Politisch brandgefährlich

Abgeordnete und Gewerkschafter fordern Ende der Diffamierung antirassistischer Gruppen
Das Extremismuskonzept, dem die Verfassungsschutzbehörden bei der Auswahl ihrer Beobachtungsobjekte folgen, ist Teil eines größeren politischen Problems. Im Vorfeld des Prozesses um die Morde der NSU-Terrorzelle wird dies von links thematisiert.

„Informationen über Extremisten jeder Art“ verspricht der bayerische Verfassungsschutzbericht 2012, der vom bayerischen Innenminister Herrmann (CSU) vorgestellt wurde. Ein eigenes Kapitel ist auch wieder der Vereinigung der Verfolgten des Naziregimes-Bund der Antifaschisten (VVN-BdA) gewidmet, die als „bundesweit größte linksextremistisch beeinflusste Organisation im Bereich des Antifaschismus“ vorgestellt wird. Aber auch zahlreiche lokale antifaschistische Initiativen werden im VS-Bericht aufgeführt. Dass diese engagierte Antifagruppen noch immer überwacht und im VS-Bericht erwähnt wird, sorgt zunehmend vor Kritik. Einen Tag vor der Bekanntgabe des aktuellen VS-Berichts sind Politiker der Linken, Grünen und der SPD sowie Gewerkschafter mit einen Aufruf für ein Ende der Diffamierung antifaschistischer und antirassistischer Aktivitäten durch den VS an die Öffentlichkeit gegangen. Zu den Unterzeichnern des Aufrufs gehören die Bundestagsabgeordnete der Linken Eva Bulling-Schröder, der bayerische Jusovorsitzende Philipp Dees, die innenpolitische Sprecherin der Grünen im bayerischen Landtag Susanne Tausendfreund und der bayerische SPD-Landtagsabgeordnete Florian Ritter. Auch die Antifaschistische Informations-, Dokumentations- und Archivstelle (a.i.d.a), die in den letzten Jahren erheblich dazu beigetragen hat, dass die Praxis des bayerischen Verfassungsschutzes bundesweit in die Kritik geriet, hat den Aufruf unterzeichnet. Sie hat gerichtlich durchgesetzt, dass sie nicht mehr als linksextremistisch beeinflusst bezeichnet werden darf. Entsprechende Stellen im VS-Bericht 2009 – 2011 mussten nachträglich geschwärzt werden.
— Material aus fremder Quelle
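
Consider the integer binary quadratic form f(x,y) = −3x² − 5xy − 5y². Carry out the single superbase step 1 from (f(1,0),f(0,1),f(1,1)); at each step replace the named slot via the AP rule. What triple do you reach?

start (-3,-5,-13) = (f(1,0),f(0,1),f(1,1))
replace slot 1: 2·((-5)+(-13)) − (-3) = -33 → (-33,-5,-13)

-33,-5,-13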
Die Kritik an der Diffamierung antifaschistischer Aktivitäten hat nach Ansicht von Florian Ritter schon Spuren im aktuellen VS-Bericht erlassen. Dort werde mittlerweile zwischen den demokratischen „guten“ und den „bösen“ linken Antifaschismus unterschieden. „Lange Jahre wurde der Antifaschismus ohne jegliche Anführungsstriche als Problem des Linksextremismus bezeichnet“, so der SPD-Politiker im Gespräch mit dem ND.
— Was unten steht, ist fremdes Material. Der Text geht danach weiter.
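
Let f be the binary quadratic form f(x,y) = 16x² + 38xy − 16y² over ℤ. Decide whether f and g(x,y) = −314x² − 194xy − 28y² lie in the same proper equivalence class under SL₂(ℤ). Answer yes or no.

D₁ = 2468, D₂ = 2468
river cycle of f (length 34): (-16, 26, 28), (28, 30, -14), (-14, 26, 32), (32, 38, -8), (-8, 42, 22), (22, 46, -4), (-4, 42, 44), (44, 46, -2), (-2, 46, 44), (44, 42, -4), … (24 more)
river cycle of g (length 34): (-28, 26, 16), (16, 38, -16), (-16, 26, 28), (28, 30, -14), (-14, 26, 32), (32, 38, -8), (-8, 42, 22), (22, 46, -4), (-4, 42, 44), (44, 46, -2), … (24 more)
cycles coincide ⇒ equivalent

yes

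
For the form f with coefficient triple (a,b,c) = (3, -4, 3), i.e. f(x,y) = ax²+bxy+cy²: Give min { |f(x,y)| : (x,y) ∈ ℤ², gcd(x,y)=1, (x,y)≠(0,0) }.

translate: b→2 (≡-4 mod 6), so (3,-4,3)→(3,2,2)
flip: (3,2,2)→(2,-2,3)
translate: b→2 (≡-2 mod 4), so (2,-2,3)→(2,2,3)
reduced (well bottom): (2,2,3) with a≤c, −a<b≤a
well minimum = a = 2

2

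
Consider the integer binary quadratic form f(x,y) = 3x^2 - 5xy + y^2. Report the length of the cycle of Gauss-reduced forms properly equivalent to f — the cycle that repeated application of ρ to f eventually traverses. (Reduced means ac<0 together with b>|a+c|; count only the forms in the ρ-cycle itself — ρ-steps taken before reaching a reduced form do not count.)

D = 13, ⌊√D⌋ = 3
descent: ρ → (1,3,-1)  [lands on river]
river: ρ → (-1,3,1)
ρ-cycle length = 2 (tail of 1 descent step not counted)

2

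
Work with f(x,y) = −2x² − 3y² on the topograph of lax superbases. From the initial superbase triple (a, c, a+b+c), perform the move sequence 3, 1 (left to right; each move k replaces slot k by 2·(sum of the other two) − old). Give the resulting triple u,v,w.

start (-2,-3,-5) = (f(1,0),f(0,1),f(1,1))
replace slot 3: 2·((-2)+(-3)) − (-5) = -5 → (-2,-3,-5)
replace slot 1: 2·((-3)+(-5)) − (-2) = -14 → (-14,-3,-5)

-14,-3,-5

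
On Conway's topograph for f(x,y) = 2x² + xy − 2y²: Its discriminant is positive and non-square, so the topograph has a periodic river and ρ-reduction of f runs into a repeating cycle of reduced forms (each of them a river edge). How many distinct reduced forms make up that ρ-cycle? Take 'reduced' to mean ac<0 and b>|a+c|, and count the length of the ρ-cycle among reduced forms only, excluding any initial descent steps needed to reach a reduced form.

D = 17, ⌊√D⌋ = 4
river: ρ → (-2,3,1)
river: ρ → (1,3,-2)
river: ρ → (-2,1,2)
river: ρ → (2,3,-1)
river: ρ → (-1,3,2)
river: ρ → (2,1,-2)
ρ-cycle length = 6 (tail of 0 descent steps not counted)

6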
Der Aufruf richtet sich aber auch gegen das Extremismuskonzept, das in Bundesländern mit konservativen Innenministern weiterhin die Leitlinie ist. Die in der Erklärung vertretene Einschätzung, das Extremismuskonzept sei „unwissenschaftlich und politisch brandgefährlich“ bekräftigt Ritter im Gespräch mit dem ND. „Der Extremismusansatz ist in meiner Partei eine Minderheitenposition“. Der Aufruf sei bewusst wenige Tage vor dem Beginn des NSU-Prozess veröffentlicht worden. Ein Teil der Blindheit, der deutschen Sicherheitsbehörden, gegenüber der rechten Gewalt könne auf den Extremismusansatz zurück geführt werden. In dem Aufruf wird daran erinnert, dass viele der im VS-Bericht aufführten Initiativen seit Jahren für die Rechte von Flüchtlingen und Migranten eintreten, sich für eine antifaschistische Erinnerungspolitik einsetzen und mit ihren Recherchen erst die extreme Rechte öffentlich problematisiert hätten. Auch an der Großdemonstration im Vorfeld des NSU-Prozesses, die am 17. April in München stattfindet, beteiligen sich viele der unterzeichnenden Gruppen. Auch die Demo dürfte wieder Beobachtungsobjekt des VS werden.